The Prismatic World Tour: Um dos melhores shows dos últimos anos!

Neste último sábado (28), o canal EPIX transmitiu a turnê de Katy Perry!

“The Prismatic World Tour” é a terceira turnê de Katy Perry, em apoio do seu quarto álbum de estúdio, PRISM (2013). A turnê começou em 7 de maio de 2014, em Belfast, Irlanda do Norte, e já passou por diversos países ao redor do mundo, incluindo Estados Unidos, Canadá, México, Reino Unido, Irlanda, França, Espanha, Itália, Holanda, Alemanha, Austrália e Nova Zelândia. O continente asiático receberá a turnê durante os meses de abril e maio de 2015, enquanto a provável última etapa da turnê será na América do Sul, onde passará durante o mês de setembro, mesmo período que Perry se apresentará no Rock in Rio 2015.

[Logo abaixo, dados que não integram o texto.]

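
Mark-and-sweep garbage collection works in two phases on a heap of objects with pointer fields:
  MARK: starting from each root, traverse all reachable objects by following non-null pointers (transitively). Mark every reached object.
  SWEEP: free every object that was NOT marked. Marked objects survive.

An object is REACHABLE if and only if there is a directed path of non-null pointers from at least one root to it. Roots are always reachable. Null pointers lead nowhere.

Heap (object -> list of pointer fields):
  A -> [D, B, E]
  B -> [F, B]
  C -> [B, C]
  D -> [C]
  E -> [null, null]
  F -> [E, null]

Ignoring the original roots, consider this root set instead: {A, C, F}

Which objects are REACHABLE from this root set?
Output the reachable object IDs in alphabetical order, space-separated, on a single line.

Answer: A B C D E F

Derivation:
Roots: A C F
Mark A: refs=D B E, marked=A
Mark C: refs=B C, marked=A C
Mark F: refs=E null, marked=A C F
Mark D: refs=C, marked=A C D F
Mark B: refs=F B, marked=A B C D F
Mark E: refs=null null, marked=A B C D E F
Unmarked (collected): (none)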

A “Prismatic World Tour” está obtendo um sucesso internacional enorme, e já tornou-se a turnê de maior sucesso de Katy Perry até à data. Obteve a segunda maior bilheteria e maior por uma mulher na América do Norte durante o ano de 2014. Segundo dados da Pollstar, a turnê obteve um lucro bruto de 153 milhões de dólares, bem como um público de 1,4 milhão, apenas em 2014. Quem ainda não viu a turnê pôde conferir o show neste último sábado, 28 de março. Isso porque o canal americano EPIX transmitiu o concerto da Allphones Arena, gravado em Sydney, Austrália, em novembro do ano passado.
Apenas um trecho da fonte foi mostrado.